Many netas promised to play in the teams as and when the NSG guys falls short. Of course these netas would be in disguise. But this blogger after much research has been able to crack the code that would allow you to find out which neta is playing whatever be the disguise.

Here is the lowdown on the code:
If you see a fielder who lets the ball pass through his legs every time and then, wagging his finger at the batsman, shouts ‘streect akshaan bheel be taken if you do it again’, rest assured it is Pranab Mukherjee.

If you spot a fielder running to the stands and sitting between some skimpily-clad celebrity- however worthless talentwise- and grinning from ear to ear when the celebrities are being photographed, bet your last penny it is Amar Singh.

If you see a cricketer going up to the stump microphone and sourly hissing that the captain is no good and he would have been the ideal captain, then be sure it is the one and only Narayan Rane.

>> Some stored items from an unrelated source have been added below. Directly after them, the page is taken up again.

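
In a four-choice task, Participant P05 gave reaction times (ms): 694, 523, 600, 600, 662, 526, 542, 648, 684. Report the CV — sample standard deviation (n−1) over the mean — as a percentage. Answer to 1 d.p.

n = 9, Σ = 5479, M = 608.7778
Σ(x−M)² = 36115.556; s = √(36115.556/8) = 67.1896
CV = 67.1896 / 608.7778 = 0.11037 = 11.037%

11.0%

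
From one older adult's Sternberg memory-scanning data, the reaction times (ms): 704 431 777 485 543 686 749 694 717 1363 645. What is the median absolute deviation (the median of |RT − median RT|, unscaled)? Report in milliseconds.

Sorted: 431, 485, 543, 645, 686, 694, 704, 717, 749, 777, 1363 → median = 694
|x − 694|: 10, 263, 83, 209, 151, 8, 55, 0, 23, 669, 49
Sorted deviations: 0, 8, 10, 23, 49, 55, 83, 151, 209, 263, 669 → MAD = 55

55 ms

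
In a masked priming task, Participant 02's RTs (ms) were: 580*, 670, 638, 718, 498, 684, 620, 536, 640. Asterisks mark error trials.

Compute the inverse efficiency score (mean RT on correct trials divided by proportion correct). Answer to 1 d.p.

703.7 ms

Correct trials (n=8): 670, 638, 718, 498, 684, 620, 536, 640
Mean correct RT = 5004/8 = 625.5000 ms
Proportion correct = 8/9
IES = 625.5000 / (8/9) = 703.688 ms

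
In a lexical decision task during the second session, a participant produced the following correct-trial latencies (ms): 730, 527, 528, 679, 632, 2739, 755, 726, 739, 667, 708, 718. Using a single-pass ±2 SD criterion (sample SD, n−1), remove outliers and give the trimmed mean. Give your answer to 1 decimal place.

673.5 ms

n = 12, ΣRT = 10148, M = 845.667
Σ(x−M)² = 3975072.67; s = √(3975072.67/11) = 601.141
Cutoffs: 845.667 ± 2·601.141 → [-356.6, 2047.9]
Outside: 2739 → excluded.
Retained (n=11): Σ = 7409, mean = 7409/11 = 673.545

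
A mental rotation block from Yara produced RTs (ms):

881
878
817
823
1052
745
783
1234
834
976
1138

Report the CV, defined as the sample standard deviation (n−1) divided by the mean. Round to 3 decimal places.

0.170

n = 11, Σ = 10161, M = 923.7273
Σ(x−M)² = 246620.182; s = √(246620.182/10) = 157.0415
CV = 157.0415 / 923.7273 = 0.17001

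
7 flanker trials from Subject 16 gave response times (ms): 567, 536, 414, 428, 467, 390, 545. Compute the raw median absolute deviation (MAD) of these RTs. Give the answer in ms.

Sorted: 390, 414, 428, 467, 536, 545, 567 → median = 467
|x − 467|: 100, 69, 53, 39, 0, 77, 78
Sorted deviations: 0, 39, 53, 69, 77, 78, 100 → MAD = 69

69 ms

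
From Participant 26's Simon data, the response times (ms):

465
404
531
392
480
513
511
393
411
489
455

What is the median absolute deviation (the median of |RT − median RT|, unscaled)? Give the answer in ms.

48 ms

Sorted: 392, 393, 404, 411, 455, 465, 480, 489, 511, 513, 531 → median = 465
|x − 465|: 0, 61, 66, 73, 15, 48, 46, 72, 54, 24, 10
Sorted deviations: 0, 10, 15, 24, 46, 48, 54, 61, 66, 72, 73 → MAD = 48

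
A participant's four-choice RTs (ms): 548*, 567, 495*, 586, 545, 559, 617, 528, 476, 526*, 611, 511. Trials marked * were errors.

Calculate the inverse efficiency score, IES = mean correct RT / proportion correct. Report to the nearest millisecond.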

And if you see somebody who is completely hopeless batting, bowling, fielding, appealing, running, stumping, catching, cheering, shouting, and just about anything else that is required in modern cricket, but if you still find every other player praising him to the skies- calling him Sachin Tendulkar, Michael Holding, Jonty Rhodes, Don Bradman, Gary Sobers rolled into one- look no further. That man is our own Rahul baba Gandhi. And every other player on that team are old fossils from that fabulous organisation called the Congress Working Committee chaired by rahul baba’s mummy Soniaji ‘mother of India’ Gandhi.

As and more leaks from that meeting come to this blogger, he will update you. And if you can crack some more codes, try to ensure no one gets to see the crack.